A ceasefire has finally come. After 15 months of relentless genocidal war, we are finally able to push a sigh of relief. Many of us were also able to return home or what left.
While we appreciate our time without a bomb, the world seems to be engaged in a fierce debate on which has won. Is Israel triumphant? Or is Hamas the one who can declare victory? Or are the heroic Palestinian people the winners?
I am a nurse, not an expert, so I have no answers to offer. But let me tell you, dear reader: the world should not be deceived by our survival. Staying alive in Gaza is not synonymous with heroism. To escape death is not a victory. We barely did it. The tens of thousands of Palestinians did not do so.

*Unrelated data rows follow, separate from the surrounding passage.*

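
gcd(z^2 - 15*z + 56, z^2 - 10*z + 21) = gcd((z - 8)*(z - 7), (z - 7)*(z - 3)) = z - 7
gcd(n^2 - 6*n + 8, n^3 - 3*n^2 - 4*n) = n - 4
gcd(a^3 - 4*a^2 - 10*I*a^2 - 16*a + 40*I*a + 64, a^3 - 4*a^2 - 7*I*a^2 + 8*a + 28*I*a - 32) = a^2 + a*(-4 - 8*I) + 32*I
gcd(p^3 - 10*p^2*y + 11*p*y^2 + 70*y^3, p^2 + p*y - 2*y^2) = p + 2*y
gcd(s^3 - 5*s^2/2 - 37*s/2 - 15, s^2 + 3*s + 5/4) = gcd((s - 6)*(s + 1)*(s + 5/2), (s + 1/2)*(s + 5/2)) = s + 5/2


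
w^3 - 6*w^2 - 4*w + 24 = (w - 6)*(w - 2)*(w + 2)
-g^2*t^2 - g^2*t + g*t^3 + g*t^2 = t*(-g + t)*(g*t + g)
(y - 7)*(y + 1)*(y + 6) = y^3 - 43*y - 42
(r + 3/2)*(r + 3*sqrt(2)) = r^2 + 3*r/2 + 3*sqrt(2)*r + 9*sqrt(2)/2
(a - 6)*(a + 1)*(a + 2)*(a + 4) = a^4 + a^3 - 28*a^2 - 76*a - 48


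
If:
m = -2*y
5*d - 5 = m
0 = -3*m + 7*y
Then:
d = 1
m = 0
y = 0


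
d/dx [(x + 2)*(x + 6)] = 2*x + 8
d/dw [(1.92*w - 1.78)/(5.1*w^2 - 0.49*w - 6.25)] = (-9.792*w^2 + 18.156*w - 12.8722)/(26.01*w^4 - 4.998*w^3 - 63.5099*w^2 + 6.125*w + 39.0625)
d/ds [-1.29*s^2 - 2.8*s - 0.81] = -2.58*s - 2.8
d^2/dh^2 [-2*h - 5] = 0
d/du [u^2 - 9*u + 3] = 2*u - 9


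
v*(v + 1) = v^2 + v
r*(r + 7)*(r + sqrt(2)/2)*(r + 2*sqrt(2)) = r^4 + 5*sqrt(2)*r^3/2 + 7*r^3 + 2*r^2 + 35*sqrt(2)*r^2/2 + 14*r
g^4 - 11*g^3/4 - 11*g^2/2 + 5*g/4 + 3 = (g - 4)*(g - 3/4)*(g + 1)^2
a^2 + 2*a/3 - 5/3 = (a - 1)*(a + 5/3)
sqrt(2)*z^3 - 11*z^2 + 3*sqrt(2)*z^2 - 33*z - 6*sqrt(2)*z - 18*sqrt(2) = (z + 3)*(z - 6*sqrt(2))*(sqrt(2)*z + 1)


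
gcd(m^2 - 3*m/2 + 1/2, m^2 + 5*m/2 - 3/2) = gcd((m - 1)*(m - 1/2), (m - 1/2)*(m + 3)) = m - 1/2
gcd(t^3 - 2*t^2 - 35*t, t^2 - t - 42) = t - 7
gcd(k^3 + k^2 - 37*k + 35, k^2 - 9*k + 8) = k - 1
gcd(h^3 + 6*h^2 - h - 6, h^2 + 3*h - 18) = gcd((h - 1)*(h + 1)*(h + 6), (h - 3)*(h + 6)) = h + 6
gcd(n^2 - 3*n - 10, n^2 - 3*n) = 1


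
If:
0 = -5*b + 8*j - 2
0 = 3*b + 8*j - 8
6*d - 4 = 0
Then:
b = 3/4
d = 2/3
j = 23/32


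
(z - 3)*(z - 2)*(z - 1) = z^3 - 6*z^2 + 11*z - 6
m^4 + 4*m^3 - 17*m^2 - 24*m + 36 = (m - 3)*(m - 1)*(m + 2)*(m + 6)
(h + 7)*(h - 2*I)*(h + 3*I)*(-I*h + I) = -I*h^4 + h^3 - 6*I*h^3 + 6*h^2 + I*h^2 - 7*h - 36*I*h + 42*I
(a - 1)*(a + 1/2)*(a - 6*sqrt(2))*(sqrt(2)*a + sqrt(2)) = sqrt(2)*a^4 - 12*a^3 + sqrt(2)*a^3/2 - 6*a^2 - sqrt(2)*a^2 - sqrt(2)*a/2 + 12*a + 6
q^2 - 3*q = q*(q - 3)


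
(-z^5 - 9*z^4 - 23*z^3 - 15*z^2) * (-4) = 4*z^5 + 36*z^4 + 92*z^3 + 60*z^2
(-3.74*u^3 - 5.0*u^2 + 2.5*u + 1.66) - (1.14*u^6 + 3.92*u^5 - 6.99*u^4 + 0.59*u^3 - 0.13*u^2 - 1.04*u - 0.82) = -1.14*u^6 - 3.92*u^5 + 6.99*u^4 - 4.33*u^3 - 4.87*u^2 + 3.54*u + 2.48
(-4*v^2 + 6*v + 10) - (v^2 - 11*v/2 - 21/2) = -5*v^2 + 23*v/2 + 41/2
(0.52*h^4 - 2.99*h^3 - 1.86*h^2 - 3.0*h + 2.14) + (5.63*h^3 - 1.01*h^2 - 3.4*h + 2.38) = 0.52*h^4 + 2.64*h^3 - 2.87*h^2 - 6.4*h + 4.52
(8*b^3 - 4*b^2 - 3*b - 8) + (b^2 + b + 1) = 8*b^3 - 3*b^2 - 2*b - 7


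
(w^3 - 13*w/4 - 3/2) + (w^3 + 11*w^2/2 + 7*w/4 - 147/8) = 2*w^3 + 11*w^2/2 - 3*w/2 - 159/8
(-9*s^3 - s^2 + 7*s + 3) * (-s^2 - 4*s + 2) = 9*s^5 + 37*s^4 - 21*s^3 - 33*s^2 + 2*s + 6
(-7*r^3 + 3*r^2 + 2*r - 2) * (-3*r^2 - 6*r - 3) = 21*r^5 + 33*r^4 - 3*r^3 - 15*r^2 + 6*r + 6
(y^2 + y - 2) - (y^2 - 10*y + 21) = 11*y - 23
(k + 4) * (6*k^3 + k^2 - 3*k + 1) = 6*k^4 + 25*k^3 + k^2 - 11*k + 4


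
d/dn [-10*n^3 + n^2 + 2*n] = -30*n^2 + 2*n + 2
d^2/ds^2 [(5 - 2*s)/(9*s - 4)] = 666/(9*s - 4)^3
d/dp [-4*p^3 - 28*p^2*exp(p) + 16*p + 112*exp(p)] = -28*p^2*exp(p) - 12*p^2 - 56*p*exp(p) + 112*exp(p) + 16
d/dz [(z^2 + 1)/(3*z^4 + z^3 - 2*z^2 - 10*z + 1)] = (2*z*(3*z^4 + z^3 - 2*z^2 - 10*z + 1) - (z^2 + 1)*(12*z^3 + 3*z^2 - 4*z - 10))/(3*z^4 + z^3 - 2*z^2 - 10*z + 1)^2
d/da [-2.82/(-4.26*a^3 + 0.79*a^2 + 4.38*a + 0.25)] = (-36.0396*a^2 + 4.4556*a + 12.3516)/(-4.26*a^3 + 0.79*a^2 + 4.38*a + 0.25)^2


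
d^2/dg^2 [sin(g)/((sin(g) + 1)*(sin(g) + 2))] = -((cos(g)^2 - 1)^2 + 4*sin(g)*cos(g)^2 + 10*cos(g)^2 + 2)/((sin(g) + 1)^2*(sin(g) + 2)^3)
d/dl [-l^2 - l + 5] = -2*l - 1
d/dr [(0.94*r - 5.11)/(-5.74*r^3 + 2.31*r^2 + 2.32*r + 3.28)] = (10.7912*r^3 - 90.1656*r^2 + 23.6082*r + 14.9384)/(32.9476*r^6 - 26.5188*r^5 - 21.2975*r^4 - 26.936*r^3 + 20.536*r^2 + 15.2192*r + 10.7584)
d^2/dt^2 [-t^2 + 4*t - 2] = -2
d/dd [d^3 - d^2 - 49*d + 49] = 3*d^2 - 2*d - 49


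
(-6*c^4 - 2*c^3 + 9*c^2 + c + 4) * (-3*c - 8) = 18*c^5 + 54*c^4 - 11*c^3 - 75*c^2 - 20*c - 32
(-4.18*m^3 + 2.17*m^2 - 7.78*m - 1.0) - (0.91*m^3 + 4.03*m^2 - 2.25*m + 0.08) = -5.09*m^3 - 1.86*m^2 - 5.53*m - 1.08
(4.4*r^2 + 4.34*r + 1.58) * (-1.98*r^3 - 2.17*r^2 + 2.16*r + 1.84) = -8.712*r^5 - 18.1412*r^4 - 3.0422*r^3 + 14.0418*r^2 + 11.3984*r + 2.9072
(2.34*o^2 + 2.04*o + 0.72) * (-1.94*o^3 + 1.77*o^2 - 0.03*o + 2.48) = -4.5396*o^5 + 0.1842*o^4 + 2.1438*o^3 + 7.0164*o^2 + 5.0376*o + 1.7856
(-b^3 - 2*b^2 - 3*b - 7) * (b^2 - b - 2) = -b^5 - b^4 + b^3 + 13*b + 14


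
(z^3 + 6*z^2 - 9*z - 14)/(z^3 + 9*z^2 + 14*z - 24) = (z^3 + 6*z^2 - 9*z - 14)/(z^3 + 9*z^2 + 14*z - 24)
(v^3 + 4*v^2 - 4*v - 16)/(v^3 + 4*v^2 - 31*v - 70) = (v^2 + 2*v - 8)/(v^2 + 2*v - 35)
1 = 1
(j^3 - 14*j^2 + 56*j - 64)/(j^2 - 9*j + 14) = (j^2 - 12*j + 32)/(j - 7)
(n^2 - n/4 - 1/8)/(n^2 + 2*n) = (n^2 - n/4 - 1/8)/(n*(n + 2))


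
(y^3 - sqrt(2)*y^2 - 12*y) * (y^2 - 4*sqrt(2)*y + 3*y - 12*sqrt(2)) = y^5 - 5*sqrt(2)*y^4 + 3*y^4 - 15*sqrt(2)*y^3 - 4*y^3 - 12*y^2 + 48*sqrt(2)*y^2 + 144*sqrt(2)*y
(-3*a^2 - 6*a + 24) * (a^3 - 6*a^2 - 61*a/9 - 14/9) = -3*a^5 + 12*a^4 + 241*a^3/3 - 296*a^2/3 - 460*a/3 - 112/3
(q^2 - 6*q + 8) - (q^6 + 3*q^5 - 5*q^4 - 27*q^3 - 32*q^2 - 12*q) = -q^6 - 3*q^5 + 5*q^4 + 27*q^3 + 33*q^2 + 6*q + 8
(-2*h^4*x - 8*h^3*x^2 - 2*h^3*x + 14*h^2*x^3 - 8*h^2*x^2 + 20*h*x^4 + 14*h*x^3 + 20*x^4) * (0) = 0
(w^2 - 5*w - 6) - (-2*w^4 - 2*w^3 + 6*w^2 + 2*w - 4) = 2*w^4 + 2*w^3 - 5*w^2 - 7*w - 2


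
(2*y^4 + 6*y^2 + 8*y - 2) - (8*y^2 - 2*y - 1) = 2*y^4 - 2*y^2 + 10*y - 1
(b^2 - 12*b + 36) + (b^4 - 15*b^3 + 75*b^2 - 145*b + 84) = b^4 - 15*b^3 + 76*b^2 - 157*b + 120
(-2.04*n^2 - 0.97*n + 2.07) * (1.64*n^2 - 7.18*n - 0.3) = -3.3456*n^4 + 13.0564*n^3 + 10.9714*n^2 - 14.5716*n - 0.621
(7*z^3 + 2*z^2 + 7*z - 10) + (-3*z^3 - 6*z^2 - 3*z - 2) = 4*z^3 - 4*z^2 + 4*z - 12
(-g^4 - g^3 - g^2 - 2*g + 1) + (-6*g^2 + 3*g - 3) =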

The genocidal war has closed time in a circle. There was no start or end, no destination to which we were heading. We continued to go to a circle every day, returning at the start.
Each day, each family had to go out in search of drinking water, water for washing, food and something with a fire – the bases. All of this took hours to get – if they were obtained at all. The bread – what we thought was a fact, a right – has become a struggle to find. The families lacked money. Help organizations lacked rations. At one point, even the flour infested with bugs and expired canned food have become luxury.
This circle was only broken by illness or death. People would break the routine to bury their loved ones and cry.
The outside world has seen many images and videos of the violent death of Palestinian children, women and men in the hands of the Israeli army. But they did not see the other silent and painful death of chronic patients or people infected with treatable diseases.
We had people infection to die because of the absence of antibiotics. We had people with kidney problems because at some point, dialysis was only available from time to time and only in very few medical facilities. These deaths were not added to the official assessment of the deaths of the genocide, and yet many of them were avoidable.
In the alleys of the travel camps, we would see the mourning survivors, sobbing or sitting silently. After escaping death, they would also return to the time circle.
After so many months of collective loss, oppression and desire, it seemed that there was no more room in the heart for more exhaust of death. Me, like many other Palestinians, I have become frightening, numb.
Not so long ago, we filled the land with noise, smiles and life. We had transported our big dreams and hopes in us. But we could no longer recognize ourselves. “We are not like us. We are not! We thought.
The collective suffering was so absolute, so overwhelming that it had the impression that there was no place to seek comfort, no one to say what was going on because all were in this same Dark place.
But what is funny about mass pain and mass death, dear reader is that they push you to hang on to life, despite everything – especially despite your occupant. Everything in Gaza called for your death, but you learned to make it life.
Indeed, we are no longer us, but we are not dead. New versions of us have been created to continue the fight, to live more.
In the end of time, people would still find ways to feel satisfaction or a sense of objective. I did it by volunteering as a infirmarian in a fortune clinic and making long walks in search of coffee. These are my acts of challenge, to live.
Famine has wreaked havoc, but I tried to see the other side. I have often laughed that I had finally reached the weight loss that I wanted so much and that I had never managed to reach with all the healthy foods that I had tried in the past.
I saw white invade my mother’s hair in the middle of the hard life in a tent. But we also laughed. I knew that these colors would not go. She loves colors and is the most qualified woman to submit them to agree.
After 15 months of hell, we emerged from our shelters and tents to see apocalyptic landscapes. We always have the deaths drawn under the rubble – identifiable only by a shoe or a shirt.
I look through destruction and I see us, the survivors. Death has not defeated us, not because we are heroes but because we are people who love life. Dear reader, is it hung on life a victory?
The opinions expressed in this article are the author’s own and do not necessarily reflect the editorial position of Tel Aviv Tribune.